Taux immobiliers : c’est le moment d’acheter ou…de renégocier son crédit !

Après l’attentisme relatif du début d’année, les banques ont de nouveau desserré leurs taux d’emprunt en février. Une tendance confirmée en Anjou et en Loire-Atlantique par le dernier baromètre mensuel du courtier Prêt Partners.

Annoncée de longue date, la remontée progressive du coût du crédit immobilier ne se concrétise toujours pas dans les grandes courbes établies au niveau national : Mieux, les indices de référence les plus récents, mesurés par l’Observatoire du Crédit Logement CSA, s’orientent de nouveau à la baisse en février, affichant un taux moyen d’1,44% (après 1,45% en janvier) quelle que soit le durée du contrat négocié.

Localement, le baromètre de performance de Prêt Partners, courtier à Angers, Cholet, Nantes et Saint-Nazaire, reflète cette conjoncture générale, marquée par un assouplissement des conditions d’accès au crédit dans un contexte de hausse des prix sur les gros marchés urbains (métropoles), doublé d’une concurrence accrue entre les établissements bancaires qui influe positivement sur la compétitivité de leurs offres d’emprunt destinées aux particuliers.
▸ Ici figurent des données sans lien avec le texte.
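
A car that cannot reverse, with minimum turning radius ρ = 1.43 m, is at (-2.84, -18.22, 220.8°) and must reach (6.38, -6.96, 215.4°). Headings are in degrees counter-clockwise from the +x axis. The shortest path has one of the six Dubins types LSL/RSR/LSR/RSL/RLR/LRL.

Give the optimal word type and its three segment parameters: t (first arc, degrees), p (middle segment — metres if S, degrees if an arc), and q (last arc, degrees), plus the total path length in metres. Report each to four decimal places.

LSL: t = 190.0051°, p = 14.4218 m, q = 164.5949°, L = 23.2719 m

Let ψ = atan2(Δy, Δx) = atan2(11.26, 9.22) = 50.6884° be the start→goal bearing.
Normalize: d = |goal − start| / ρ = 14.553213/1.43 = 10.177072, α = (θ_start − ψ) mod 360° = 170.1116° = 2.969007 rad, β = (θ_goal − ψ) mod 360° = 164.7116° = 2.874759 rad.
Common terms: sin α = 0.171730, cos α = -0.985144, sin β = 0.263678, cos β = -0.964611, cos(α−β) = 0.995562, d² = 103.572791. Work in radians in the unit-radius frame; every candidate has L = ρ·(t + p + q).
LSL: p² = 2 + d² − 2cos(α−β) + 2d(sin α − sin β) = 101.710142; p = √p² = 10.085145; φ = atan2(cos β − cos α, d + sin α − sin β) = 0.002036 rad; t = (φ − α) mod 2π = 3.316214 rad, q = (β − φ) mod 2π = 2.872723 rad → L = 1.43·(3.316214 + 10.085145 + 2.872723) = 1.43·16.274082 = 23.271937 m
RSR: p² = 2 + d² − 2cos(α−β) + 2d(sin β − sin α) = 105.453192; p = √p² = 10.269040; φ = atan2(cos α − cos β, d − sin α + sin β) = -0.002000 rad; t = (α − φ) mod 2π = 2.971006 rad, q = (φ − β) mod 2π = 3.406427 rad → L = 1.43·(2.971006 + 10.269040 + 3.406427) = 1.43·16.646474 = 23.804457 m
LSR: p² = d² − 2 + 2cos(α−β) + 2d(sin α + sin β) = 112.426283; p = √p² = 10.603126; φ = atan2(−cos α − cos β, d + sin α + sin β) − atan2(−2, p) = 0.368130 rad; t = (φ − α) mod 2π = 3.682308 rad, q = (φ − β) mod 2π = 3.776556 rad → L = 1.43·(3.682308 + 10.603126 + 3.776556) = 1.43·18.061990 = 25.828646 m
RSL: p² = d² − 2 + 2cos(α−β) − 2d(sin α + sin β) = 94.701547; p = √p² = 9.731472; φ = atan2(cos α + cos β, d − sin α − sin β) − atan2(2, p) = -0.400232 rad; t = (α − φ) mod 2π = 3.369239 rad, q = (β − φ) mod 2π = 3.274991 rad → L = 1.43·(3.369239 + 9.731472 + 3.274991) = 1.43·16.375703 = 23.417255 m
RLR: c = (6 − d² + 2cos(α−β) + 2d(sin α − sin β))/8 = -12.181649, |c| > 1 → infeasible
LRL: c = (6 − d² + 2cos(α−β) − 2d(sin α − sin β))/8 = -11.713768, |c| > 1 → infeasible
Shortest: LSL with L = 23.271937 m ≈ 23.2719 m
Convert LSL to answer units (arcs ×180/π): t = 3.316214·180/π = 190.0051°, p = ρ·p = 1.43·10.085145 = 14.4218 m, q = 2.872723·180/π = 164.5949°, L = 23.2719 m.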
Ainsi, les contrats les plus attractifs négociés en février par les équipes de Prêt Partners présentent tous des niveaux d’intérêts inférieurs à 1,50% : sur 20 ans – l’échéance de remboursement sur laquelle les ménages s’engagent le plus souvent – le meilleur taux obtenu par le courtier s’établit à 1,34% (voire 1,05% pour les excellents profils qui présentent les garanties les plus solides). Sur une durée plus courte (15 ans), la valeur la plus performante du baromètre se stabilise à 1,19%. Elle se replie assez nettement en revanche sur 12 ans (0,86%, après 1% en janvier) et se maintient à 0,85% sur 10 ans. A l’autre extrémité de l’échelle, un crédit plus long (25 ans) donne lieu, dans les cas les plus favorables, à une facturation d’1,58% (- 10 points de base sur un mois).

Proche des records de 2016

Comment analyser ces résultats ? Indépendamment d’autres paramètres qui ont beaucoup évolué depuis deux ans, comme les prix du logement dans les zones urbaines, le rythme global de l’inflation et la durée des emprunts, les coefficients compilés dans la grille de février 2019 apparaissent, en valeur, très proches des précédents records enregistrés à l’automne 2016 (0,85% contre 0,90% sur dix ans, 1,34% contre 1,32% sur vingt ans, 1,58% contre…2,30% sur vingt-cinq ans). Des taux qui résonnent comme autant de bonnes opportunités offertes aux candidats d’investir ou de renégocier un crédit en cours de remboursement.

Les occasions sont d’autant plus intéressantes à saisir qu’aucun signal macro-économique ne semble en mesure d’enrayer cette dynamique positive : le cours de l’OAT 10 ans (Obligation Assimilable du Trésor), qui sert d’indicateur aux banques dans la fixation de leurs tarifs, reste inférieur à 0,50% et la banque centrale Européenne maintient au plancher ses principaux taux directeurs et n’envisage pas de les remonter à court et moyen terme.